Two years ago I experienced an interesting phenomena. An inexpensive (dare I say, plastic) box fan randomly behaved like a low-volume, flat-sounding AM radio whenever positioned next to a window in my home.
At the time I had already owned my fair share of electronic devices. I was familiar with the FCC part 15 label included with electronics that stated something like: this device must accept interference from, but not interfere with, other electronic sources.
In thirty-something years I never gave that label much thought, that is until the characteristic tone of AM radio emanating from box fan gave me a flashback to age nine, sitting in the orthodontist chair within a converted row-home in Trenton.
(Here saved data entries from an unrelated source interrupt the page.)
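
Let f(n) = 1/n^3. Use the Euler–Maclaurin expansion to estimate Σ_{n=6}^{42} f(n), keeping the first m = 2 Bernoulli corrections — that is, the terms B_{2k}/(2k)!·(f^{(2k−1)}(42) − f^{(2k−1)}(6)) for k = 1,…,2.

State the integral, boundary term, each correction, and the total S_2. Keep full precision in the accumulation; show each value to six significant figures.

S_2 ≈ 0.0161180

Integral: ∫_6^42 1/x^3 dx = 0.0136054.
Boundary: ½(f(6) + f(42)) = ½(0.00462963 + 1.34975e-05) = 0.00232156.
Running total after boundary: 0.0159270.
Correction k=1: B_{2}/2! · (f^{(1)}(42) − f^{(1)}(6)) = 1/12 · (-9.64104e-07 − (-0.00231481)) = 0.000192821.
Running total after k=1: 0.0161198.
Correction k=2: B_{4}/4! · (f^{(3)}(42) − f^{(3)}(6)) = −1/720 · (-1.09309e-08 − (-0.00128601)) = -1.78611e-06.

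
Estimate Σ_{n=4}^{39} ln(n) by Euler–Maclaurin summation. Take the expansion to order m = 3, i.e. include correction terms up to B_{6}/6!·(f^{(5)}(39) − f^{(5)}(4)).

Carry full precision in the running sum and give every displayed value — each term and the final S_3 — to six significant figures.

S_3 ≈ 104.840

The integral term ∫_4^39 ln(x) dx = 102.334.
½[f(4) + f(39)] = ½[1.38629 + 3.66356] = 2.52493.
Running total after boundary: 104.859.
Order-1 term: 1/12 · (0.0256410 − 0.250000) = -0.0186966.
After k=1: 104.840.
Order-2 term: −1/720 · (3.37160e-05 − 0.0312500) = 4.33559e-05.
After k=2: 104.840.
Order-3 term: 1/30240 · (2.66004e-07 − 0.0234375) = -7.75041e-07.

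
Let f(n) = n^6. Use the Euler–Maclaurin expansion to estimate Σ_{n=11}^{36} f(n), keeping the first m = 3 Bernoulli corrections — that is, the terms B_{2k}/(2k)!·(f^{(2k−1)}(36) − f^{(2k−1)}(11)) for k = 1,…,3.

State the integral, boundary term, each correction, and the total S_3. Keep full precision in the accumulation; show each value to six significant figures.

The integral term ∫_11^36 x^6 dx = 1.11921e+10.
Endpoint term: (f(11) + f(36))/2 = (1.77156e+06 + 2.17678e+09)/2 = 1.08928e+09.
Integral + boundary = 1.22814e+10.
Correction k=1: B_{2}/2! · (f^{(1)}(36) − f^{(1)}(11)) = 1/12 · (3.62797e+08 − 966306) = 3.01526e+07.
Running total after k=1: 1.23115e+10.
Correction k=2: B_{4}/4! · (f^{(3)}(36) − f^{(3)}(11)) = −1/720 · (5.59872e+06 − 159720) = -7554.17.
Running total after k=2: 1.23115e+10.
Correction k=3: B_{6}/6! · (f^{(5)}(36) − f^{(5)}(11)) = 1/30240 · (25920.0 − 7920.00) = 0.595238.

S_3 ≈ 1.23115e+10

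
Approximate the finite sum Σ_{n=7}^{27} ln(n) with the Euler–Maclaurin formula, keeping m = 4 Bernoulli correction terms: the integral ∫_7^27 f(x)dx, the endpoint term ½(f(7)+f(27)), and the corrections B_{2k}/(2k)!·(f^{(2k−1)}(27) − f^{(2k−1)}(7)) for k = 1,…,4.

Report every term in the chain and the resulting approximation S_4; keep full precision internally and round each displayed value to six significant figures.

The integral term ∫_7^27 ln(x) dx = 55.3662.
Endpoint term: (f(7) + f(27))/2 = (1.94591 + 3.29584)/2 = 2.62087.
Integral + boundary = 57.9871.
Correction k=1: B_{2}/2! · (f^{(1)}(27) − f^{(1)}(7)) = 1/12 · (0.0370370 − 0.142857) = -0.00881834.
After k=1: 57.9783.
Correction k=2: B_{4}/4! · (f^{(3)}(27) − f^{(3)}(7)) = −1/720 · (0.000101611 − 0.00583090) = 7.95735e-06.
After k=2: 57.9783.
Correction k=3: B_{6}/6! · (f^{(5)}(27) − f^{(5)}(7)) = 1/30240 · (1.67260e-06 − 0.00142798) = -4.71661e-08.
After k=3: 57.9783.
Correction k=4: B_{8}/8! · (f^{(7)}(27) − f^{(7)}(7)) = −1/1209600 · (6.88313e-08 − 0.000874271) = 7.22720e-10.

S_4 ≈ 57.9783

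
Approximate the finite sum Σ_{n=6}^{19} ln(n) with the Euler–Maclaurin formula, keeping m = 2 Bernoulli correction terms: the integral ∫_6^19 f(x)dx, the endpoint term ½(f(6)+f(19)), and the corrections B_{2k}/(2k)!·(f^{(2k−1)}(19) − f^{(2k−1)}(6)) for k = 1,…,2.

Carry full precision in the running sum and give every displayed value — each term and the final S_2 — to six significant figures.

∫_6^19 ln(x) dx evaluates to 32.1938.
Boundary: ½(f(6) + f(19)) = ½(1.79176 + 2.94444) = 2.36810.
Integral + boundary = 34.5619.
Order-1 term: 1/12 · (0.0526316 − 0.166667) = -0.00950292.
Partial sum through k=1: 34.5524.
Order-2 term: −1/720 · (0.000291588 − 0.00925926) = 1.24551e-05.

S_2 ≈ 34.5524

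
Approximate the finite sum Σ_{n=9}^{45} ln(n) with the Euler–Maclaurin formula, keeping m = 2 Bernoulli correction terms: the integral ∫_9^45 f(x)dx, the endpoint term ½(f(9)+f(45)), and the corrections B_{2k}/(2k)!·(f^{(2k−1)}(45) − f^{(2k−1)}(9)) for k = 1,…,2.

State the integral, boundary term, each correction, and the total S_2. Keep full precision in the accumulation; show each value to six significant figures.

∫_9^45 ln(x) dx evaluates to 115.525.
Endpoint term: (f(9) + f(45))/2 = (2.19722 + 3.80666)/2 = 3.00194.
Integral + boundary = 118.527.
Correction k=1: B_{2}/2! · (f^{(1)}(45) − f^{(1)}(9)) = 1/12 · (0.0222222 − 0.111111) = -0.00740741.
After k=1: 118.519.
Correction k=2: B_{4}/4! · (f^{(3)}(45) − f^{(3)}(9)) = −1/720 · (2.19479e-05 − 0.00274348) = 3.77991e-06.

S_2 ≈ 118.519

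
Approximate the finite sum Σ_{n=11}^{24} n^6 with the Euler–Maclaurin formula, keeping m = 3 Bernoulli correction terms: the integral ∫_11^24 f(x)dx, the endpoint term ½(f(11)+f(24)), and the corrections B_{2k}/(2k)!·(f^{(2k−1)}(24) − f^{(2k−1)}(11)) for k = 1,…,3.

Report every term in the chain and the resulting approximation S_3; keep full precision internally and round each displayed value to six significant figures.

∫_11^24 x^6 dx evaluates to 6.52426e+08.
Boundary: ½(f(11) + f(24)) = ½(1.77156e+06 + 1.91103e+08) = 9.64373e+07.
Integral + boundary = 7.48864e+08.
Correction k=1: B_{2}/2! · (f^{(1)}(24) − f^{(1)}(11)) = 1/12 · (4.77757e+07 − 966306) = 3.90079e+06.
Partial sum through k=1: 7.52764e+08.
Correction k=2: B_{4}/4! · (f^{(3)}(24) − f^{(3)}(11)) = −1/720 · (1.65888e+06 − 159720) = -2082.17.
Partial sum through k=2: 7.52762e+08.
Correction k=3: B_{6}/6! · (f^{(5)}(24) − f^{(5)}(11)) = 1/30240 · (17280.0 − 7920.00) = 0.309524.

S_3 ≈ 7.52762e+08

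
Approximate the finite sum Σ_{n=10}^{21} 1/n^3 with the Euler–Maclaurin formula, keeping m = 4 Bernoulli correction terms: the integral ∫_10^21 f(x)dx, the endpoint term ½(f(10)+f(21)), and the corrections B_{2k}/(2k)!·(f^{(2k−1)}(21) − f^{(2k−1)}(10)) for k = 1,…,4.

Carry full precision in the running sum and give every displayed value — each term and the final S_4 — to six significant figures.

S_4 ≈ 0.00444384

The integral term ∫_10^21 1/x^3 dx = 0.00386621.
½[f(10) + f(21)] = ½[0.00100000 + 0.000107980] = 0.000553990.
Integral + boundary = 0.00442020.
k=1: B_{2}/(2)! × [f^{(1)}(21) − f^{(1)}(10)] = 1/12 × (-1.54257e-05 − (-0.000300000)) = 2.37145e-05.
Running total after k=1: 0.00444392.
k=2: B_{4}/(4)! × [f^{(3)}(21) − f^{(3)}(10)] = −1/720 × (-6.99577e-07 − (-6.00000e-05)) = -8.23617e-08.
Running total after k=2: 0.00444384.
k=3: B_{6}/(6)! × [f^{(5)}(21) − f^{(5)}(10)] = 1/30240 × (-6.66264e-08 − (-2.52000e-05)) = 8.31130e-10.
Running total after k=3: 0.00444384.
k=4: B_{8}/(8)! × [f^{(7)}(21) − f^{(7)}(10)] = −1/1209600 × (-1.08778e-08 − (-1.81440e-05)) = -1.49910e-11.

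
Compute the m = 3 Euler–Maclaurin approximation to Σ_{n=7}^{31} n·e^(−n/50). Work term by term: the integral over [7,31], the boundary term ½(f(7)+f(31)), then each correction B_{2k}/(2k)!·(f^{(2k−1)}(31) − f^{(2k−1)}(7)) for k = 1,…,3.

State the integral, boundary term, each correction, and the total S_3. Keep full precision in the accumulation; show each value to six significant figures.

Integral: ∫_7^31 x·e^(−x/50) dx = 298.996.
Boundary: ½(f(7) + f(31)) = ½(6.08551 + 16.6763) = 11.3809.
Running total after boundary: 310.377.
k=1: B_{2}/(2)! × [f^{(1)}(31) − f^{(1)}(7)] = 1/12 × (0.204419 − 0.747648) = -0.0452691.
Partial sum through k=1: 310.332.
k=2: B_{4}/(4)! × [f^{(3)}(31) − f^{(3)}(7)] = −1/720 × (0.000512123 − 0.000994546) = 6.70032e-07.
Partial sum through k=2: 310.332.
k=3: B_{6}/(6)! × [f^{(5)}(31) − f^{(5)}(7)] = 1/30240 × (3.76991e-07 − 6.76013e-07) = -9.88828e-12.

S_3 ≈ 310.332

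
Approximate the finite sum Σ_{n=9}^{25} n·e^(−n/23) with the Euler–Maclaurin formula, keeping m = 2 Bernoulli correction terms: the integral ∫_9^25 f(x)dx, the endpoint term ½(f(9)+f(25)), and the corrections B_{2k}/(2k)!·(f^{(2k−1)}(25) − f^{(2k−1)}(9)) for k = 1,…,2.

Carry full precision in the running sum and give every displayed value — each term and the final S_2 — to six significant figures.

S_2 ≈ 132.571

∫_9^25 x·e^(−x/23) dx evaluates to 125.350.
Boundary: ½(f(9) + f(25)) = ½(6.08557 + 8.43103) = 7.25830.
So far: 132.608.
k=1: B_{2}/(2)! × [f^{(1)}(25) − f^{(1)}(9)] = 1/12 × (-0.0293253 − 0.411584) = -0.0367425.
Partial sum through k=1: 132.571.
k=2: B_{4}/(4)! × [f^{(3)}(25) − f^{(3)}(9)] = −1/720 × (0.00121958 − 0.00333447) = 2.93734e-06.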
I can still recall with clarity the bitter taste of impression putty and listening to afternoon call-in programs from a 1950s-era radio positioned next to the window overlooking Quimby Avenue. This was in the late 1980s, by the way, which was in a decade well beyond useful life of the AM band in the opinion of a nine-year-old boy, clearly evidenced by the proliferation of Transformers robots popular of the era.
Back to my box fan. A device with no purpose-built speaker resonating faint audible voices across the room? That got my attention! I suppose it shouldn’t be all that surprising, however, as a speaker and a fan are both devices designed to move air. I chalked this up to cheap electronic components manufactured for pennies on the dollar.
Over the past two years I often caught myself thinking about science, specifically how we are bombarded with particle waves that carry human-embedded signals. I thought about and researched questions like, “What kind of radio waves are surrounding me? How does SiriusXM prevent me from listening to music when my vehicle’s one-year trial membership expired? And how are radio signals encoded and decoded?” This of course led to the ultimate techie question: “How can I build my own radio receiver?”
Via the power of Amazon Kindle, Internet blogs, and YouTube, I inadvertently learned about the amateur radio community and neat homebrew projects like building antennas, receivers, and digital and long-range communication. My journey in amateur radio happened to start by reading Amateur Radio for Dummies by Ward Silver.
What began as casual research has morphed into a hobby.